Hepatitis C replication inhibitors that target the viral NS4B protein
Miller, John F.,Chong, Pek Y.,Shotwell, J. Brad,Catalano, John G.,Tai, Vincent W.-F.,Fang, Jing,Banka, Anna L.,Roberts, Christopher D.,Youngman, Michael,Zhang, Huichang,Xiong, Zhiping,Mathis, Amanda,Pouliot, Jeffery J.,Hamatake, Robert K.,Price, Daniel J.,Seal, John W.,Stroup, Lisa L.,Creech, Katrina L.,Carballo, Luz H.,Todd, Dan,Spaltenstein, Andrew,Furst, Sylvia,Hong, Zhi,Peat, Andrew J.
supporting information, p. 2107 - 2120 (2014/04/03)

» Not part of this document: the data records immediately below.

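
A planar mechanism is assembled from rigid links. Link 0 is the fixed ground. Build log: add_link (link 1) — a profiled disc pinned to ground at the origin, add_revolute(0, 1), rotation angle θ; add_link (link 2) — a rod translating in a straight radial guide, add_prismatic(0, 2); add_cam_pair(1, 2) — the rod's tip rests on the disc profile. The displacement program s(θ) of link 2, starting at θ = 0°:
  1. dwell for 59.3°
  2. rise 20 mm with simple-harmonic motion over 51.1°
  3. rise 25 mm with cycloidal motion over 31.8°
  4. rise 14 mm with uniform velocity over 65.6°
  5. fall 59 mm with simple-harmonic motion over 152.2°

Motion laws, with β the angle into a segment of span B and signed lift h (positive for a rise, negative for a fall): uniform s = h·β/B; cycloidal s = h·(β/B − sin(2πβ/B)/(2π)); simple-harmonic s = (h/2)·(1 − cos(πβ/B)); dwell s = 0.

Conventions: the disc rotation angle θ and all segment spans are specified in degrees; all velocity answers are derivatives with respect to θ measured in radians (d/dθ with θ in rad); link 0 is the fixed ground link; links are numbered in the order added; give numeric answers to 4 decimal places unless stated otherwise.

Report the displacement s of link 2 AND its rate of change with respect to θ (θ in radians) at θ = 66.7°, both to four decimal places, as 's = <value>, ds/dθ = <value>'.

seg 1 [0°–59.3°] dwell: s stays 0.0000
seg 2 [59.3°–110.4°] simple-harmonic, h=20: θ=66.7° here. β=7.4, B=51.1. 20/2·(1 − cos(π·0.1448)) = 1.0172 → s = 1.0172
velocity in seg [59.3°–110.4°] (simple-harmonic), θ in radians: β = 7.4° = 0.1292 rad, B = 51.1° = 0.8919 rad; ds/dθ = (πh/(2B)) sin(πβ/B) = (π·20/(2·0.8919)) sin(π·0.1448) = 15.478401 mm/rad

s = 1.0172, ds/dθ = 15.4784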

We describe the preclinical development and in vivo efficacy of a novel chemical series that inhibits hepatitis C virus replication via direct interaction with the viral nonstructural protein 4B (NS4B). Significant potency improvements were realized through isosteric modifications to our initial lead 1a. The temptation to improve antiviral activity while compromising physicochemical properties was tempered by the judicial use of ligand efficiency indices during lead optimization. In this manner, compound 1a was transformed into (+)-28a which possessed an improved antiviral profile with no increase in molecular weight and only a modest elevation in lipophilicity. Additionally, we employed a chimeric "humanized" mouse model of HCV infection to demonstrate for the first time that a small molecule with high in vitro affinity for NS4B can inhibit viral replication in vivo. This successful proof-of-concept study suggests that drugs targeting NS4B may represent a viable treatment option for curing HCV infection.